Wunderbar aber, wie der einzelne Busch der Zeit voraus war! Nirgends umher war seinesgleichen – er hatte nur zur Freude des Paares sich so früh herausgemacht, ihnen zu Ehren sein Festkleid angelegt!
»Blüht er für uns, so wollen wir uns einen Strauß pflücken,« sagte Yann, und tastend brach er ein Zweiglein nach dem anderen, schnitt mit seinem großen Fischermesser, das er im Gürtel trug, vorsichtig die Dornen ab und steckte Gaud den Strauß an die Brust.
»Da, seht nur! ganz wie eine Braut!« sagte er bewundernd und trat einen Schritt zurück, um zu sehen – so viel man noch sehen konnte – ob ihr der Schmuck gut stehe. Unten an den Klippen schlugen die Wellen des ruhigen Meeres so regelmäßig auf die Strandkiesel auf, als ob jemand, im Schlaf ruhig atmete; es schien gleichgültig gegen die Liebesfeier da oben, oder ihr eher günstig gestimmt.
Die Tage schienen ihnen lang in Erwartung des Abends, und wenn sie sich mit dem Glockenschlag zehn trennten, so waren sie unglücklich darüber, daß es schon aus sei.
Man mußte sich sehr eilen, um die Papiere zusammen zu bekommen, wollte man nicht die ersehnte Vereinigung auf die ungewisse Zukunft verschoben sehen. Sie waren verschieden von anderen Brautpaaren; ihre Liebeszeit war so kurz, unter so seltsamen Verhältnissen, und spielte sich an so düsterem Ort ab, daß sie auch ernster waren wie andere, die nicht vom Fliehen jeder Stunde abhängen und in eine etwas fieberhafte Unruhe hineingetrieben werden.
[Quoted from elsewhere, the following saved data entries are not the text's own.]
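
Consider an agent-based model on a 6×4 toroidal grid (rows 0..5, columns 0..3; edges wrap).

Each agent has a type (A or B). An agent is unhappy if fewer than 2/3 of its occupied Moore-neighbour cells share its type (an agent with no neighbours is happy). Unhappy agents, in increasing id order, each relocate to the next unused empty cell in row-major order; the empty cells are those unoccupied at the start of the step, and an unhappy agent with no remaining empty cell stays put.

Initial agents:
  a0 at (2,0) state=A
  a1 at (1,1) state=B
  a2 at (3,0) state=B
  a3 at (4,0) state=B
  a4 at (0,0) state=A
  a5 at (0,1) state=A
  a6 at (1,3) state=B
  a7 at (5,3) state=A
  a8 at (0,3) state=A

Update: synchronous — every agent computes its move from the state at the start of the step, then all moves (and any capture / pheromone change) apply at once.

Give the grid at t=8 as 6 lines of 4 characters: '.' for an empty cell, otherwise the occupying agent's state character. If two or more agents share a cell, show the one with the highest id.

AB.B
.B..
AA..
.ABA
....
....

t=1: a0@(0,2):A a1@(1,0):B a2@(1,2):B a3@(2,1):B a4@(2,2):A a5@(2,3):A a6@(3,1):B a7@(5,3):A a8@(0,3):A
t=2: a0@(0,2):A a1@(0,0):B a2@(0,1):B a3@(2,1):B a4@(1,1):A a5@(1,3):A a6@(2,0):B a7@(5,3):A a8@(3,0):A
t=3: a0@(0,2):A a1@(0,3):B a2@(1,0):B a3@(1,2):B a4@(2,2):A a5@(2,3):A a6@(3,1):B a7@(3,2):A a8@(3,3):A
t=4: a0@(0,0):A a1@(0,3):B a2@(0,1):B a3@(1,1):B a4@(1,3):A a5@(2,0):A a6@(2,1):B a7@(3,2):A a8@(3,3):A
t=5: a0@(0,2):A a1@(1,0):B a2@(1,2):B a3@(2,2):B a4@(1,3):A a5@(2,3):A a6@(3,0):B a7@(3,1):A a8@(3,3):A
t=6: a0@(0,0):A a1@(0,1):B a2@(0,3):B a3@(1,1):B a4@(2,0):A a5@(2,1):A a6@(3,2):B a7@(4,0):A a8@(4,1):A
t=7: a0@(0,2):A a1@(1,0):B a2@(1,2):B a3@(1,3):B a4@(2,2):A a5@(2,3):A a6@(3,0):B a7@(4,0):A a8@(3,1):A
t=8: a0@(0,0):A a1@(0,1):B a2@(0,3):B a3@(1,1):B a4@(2,0):A a5@(2,1):A a6@(3,2):B a7@(3,3):A a8@(3,1):A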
Yann hatte ihr immer noch nicht gesagt, was er die zwei Jahre über gegen sie gehabt, und wenn er am Abend fort war, so quälte es Gaud, daß er sie im Unklaren ließ. Daß er sie aber sehr lieb hatte, dessen war sie sicher.
Yann hatte sie ja immer geliebt, aber nicht so wie jetzt: die Liebe nahm in seinem Herzen zu, stieg wie eine Flut immer höher und höher, bis sie sein ganzes Wesen erfüllte. Es war ihm bisher ganz fremd, daß man jemand so über alles lieben könne!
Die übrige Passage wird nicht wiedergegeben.